THE HERO OF SOUTH CAROLINA

I don’t know if I could have done it — stood there recording as a man was shot in the back by a police officer while he was running away. Feidin Santana was just walking to work like he did on every other day when he saw a cop — Michael Slager — on top of a black man — Walter Scott. Feidin heard the taser, kept his cellphone aimed at the two men as Walter ran, as eight shots rang out, as Walter Scott fell, and as Michael Slager then walked over to the man who was bleeding to death and handcuffed him. That video changed everything. There was no one else around. If not for Feidin’s courage, the only narrative would have been Michael Slager’s…that he feared for his life, that he administered CPR.

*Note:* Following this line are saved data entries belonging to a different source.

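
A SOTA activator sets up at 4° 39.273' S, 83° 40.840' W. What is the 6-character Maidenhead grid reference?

EI85di

Offset from 180°W / 90°S: lon 96.3193°, lat 85.3454°.
Field: lon ⌊96.3193/20⌋ = 4 → E; lat ⌊85.3454/10⌋ = 8 → I.
Square: lon ⌊16.3193/2⌋ = 8; lat ⌊5.3454/1⌋ = 5.
Subsquare: lon ⌊0.3193/0.0833333⌋ = 3 → d; lat ⌊0.3454/0.0416667⌋ = 8 → i.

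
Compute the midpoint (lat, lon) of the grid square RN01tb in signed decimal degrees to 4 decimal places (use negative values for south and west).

41.0625, 161.6250

Field R=17, N=13: +17·20° lon, +13·10° lat → SW at lon 160°, lat 40°.
Square 0, 1: +0·2° lon, +1·1° lat → SW at lon 160°, lat 41°.
Subsquare t=19, b=1: +19·0.0833333° lon, +1·0.0416667° lat → SW at lon 161.583°, lat 41.0417°.
Cell spans 0.0833333° lon × 0.0416667° lat. Centre is SW corner plus half of each.
latitude 41.0625, longitude 161.6250.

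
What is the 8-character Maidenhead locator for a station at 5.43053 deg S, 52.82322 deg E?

LI64jn86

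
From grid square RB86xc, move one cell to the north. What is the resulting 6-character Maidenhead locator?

RB86xd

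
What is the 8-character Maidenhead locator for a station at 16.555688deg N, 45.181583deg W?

Offset from 180°W / 90°S: lon 134.81842°, lat 106.55569°.
Field: 134.81842/20 → 6 → G, 106.55569/10 → 10 → K; chars GK.
Square: 14.81842/2 → 7, 6.55569/1 → 6; chars 76.
Subsquare: 0.81842/0.0833333 → 9 → j, 0.55569/0.0416667 → 13 → n; chars jn.
Extended square: 0.06842/0.00833333 → 8, 0.01402/0.00416667 → 3; chars 83.

GK76jn83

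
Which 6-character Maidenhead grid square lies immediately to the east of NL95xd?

OL05ad

Longitude subsquare x = 23; +1 → 24, wraps to 0 = a, carry into square.
Longitude square 9; +1 → 10, wraps to 0, carry into field.
Longitude field N = 13; +1 → 14 = O.
The latitude characters are unchanged.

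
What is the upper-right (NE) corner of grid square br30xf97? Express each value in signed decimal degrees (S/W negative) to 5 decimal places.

80.24167, -152.00000

Field B=1, R=17: +1·20° lon, +17·10° lat → SW at lon -160°, lat 80°.
Square 3, 0: +3·2° lon, +0·1° lat → SW at lon -154°, lat 80°.
Subsquare x=23, f=5: +23·0.0833333° lon, +5·0.0416667° lat → SW at lon -152.083°, lat 80.2083°.
Extended square 9, 7: +9·0.00833333° lon, +7·0.00416667° lat → SW at lon -152.008°, lat 80.2375°.
Cell spans 0.00833333° lon × 0.00416667° lat. NE corner is SW corner plus one full cell.
latitude 80.24167, longitude -152.00000.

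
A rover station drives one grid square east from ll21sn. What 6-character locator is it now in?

LL21tn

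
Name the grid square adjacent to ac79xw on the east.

AC89aw

Longitude subsquare x = 23; +1 → 24, wraps to 0 = a, carry into square.
Longitude square 7; +1 → 8.
The latitude characters are unchanged.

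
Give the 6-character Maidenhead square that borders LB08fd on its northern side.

Latitude subsquare d = 3; +1 → 4 = e.
The longitude characters are unchanged.

LB08fe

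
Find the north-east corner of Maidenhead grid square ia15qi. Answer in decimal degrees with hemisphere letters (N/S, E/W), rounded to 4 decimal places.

84.6250° S, 16.5833° W

Field I=8, A=0: +8·20° lon, +0·10° lat → SW at lon -20°, lat -90°.
Square 1, 5: +1·2° lon, +5·1° lat → SW at lon -18°, lat -85°.
Subsquare q=16, i=8: +16·0.0833333° lon, +8·0.0416667° lat → SW at lon -16.6667°, lat -84.6667°.
Cell spans 0.0833333° lon × 0.0416667° lat. NE corner is SW corner plus one full cell.
latitude 84.6250° S, longitude 16.5833° W.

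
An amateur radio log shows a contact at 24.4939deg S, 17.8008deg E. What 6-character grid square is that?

Add 180° to longitude and 90° to latitude: 197.8008, 65.5061.
Field (20°×10°, letters A–R): 197.8008/20 → 9 → J, 65.5061/10 → 6 → G; chars JG.
Square (2°×1°, digits 0–9): 17.8008/2 → 8, 5.5061/1 → 5; chars 85.
Subsquare (5′×2.5′, letters a–x): 1.8008/0.0833333 → 21 → v, 0.5061/0.0416667 → 12 → m; chars vm.

JG85vm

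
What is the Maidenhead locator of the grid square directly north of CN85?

CN86

Latitude square 5; +1 → 6.
The longitude characters are unchanged.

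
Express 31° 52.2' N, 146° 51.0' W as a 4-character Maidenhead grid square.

Add 180° to longitude and 90° to latitude: 33.15, 121.87.
Field (20°×10°, letters A–R): lon ⌊33.15/20⌋ = 1 → B; lat ⌊121.87/10⌋ = 12 → M.
Square (2°×1°, digits 0–9): lon ⌊13.15/2⌋ = 6; lat ⌊1.87/1⌋ = 1.

BM61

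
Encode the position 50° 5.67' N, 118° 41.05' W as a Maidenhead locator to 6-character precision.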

Walter Scott’s mother said that God put Feidin there so the truth would come out. God made a good choice. This 23 year old man, a Dominican immigrant, has said he was afraid and is still afraid. But he didn’t hesitate to do the right thing. He’s admitted that after it was over, when fear really washed over him, he almost deleted the video. But he didn’t. He’s said, “Everyone can be a hero. You just have to try to do the right thing.” We all like to think we would be brave, that we would do the right thing in a frightening situation like that. But fear is powerful; it paralyzes us. We can all learn something from this young man.

There are so many enduring elements to this story, a story that ended in the murder of an unarmed man. But one of those elements is a lesson in courage — in calmly and boldly doing the right thing, because if just one person does, it changes everything.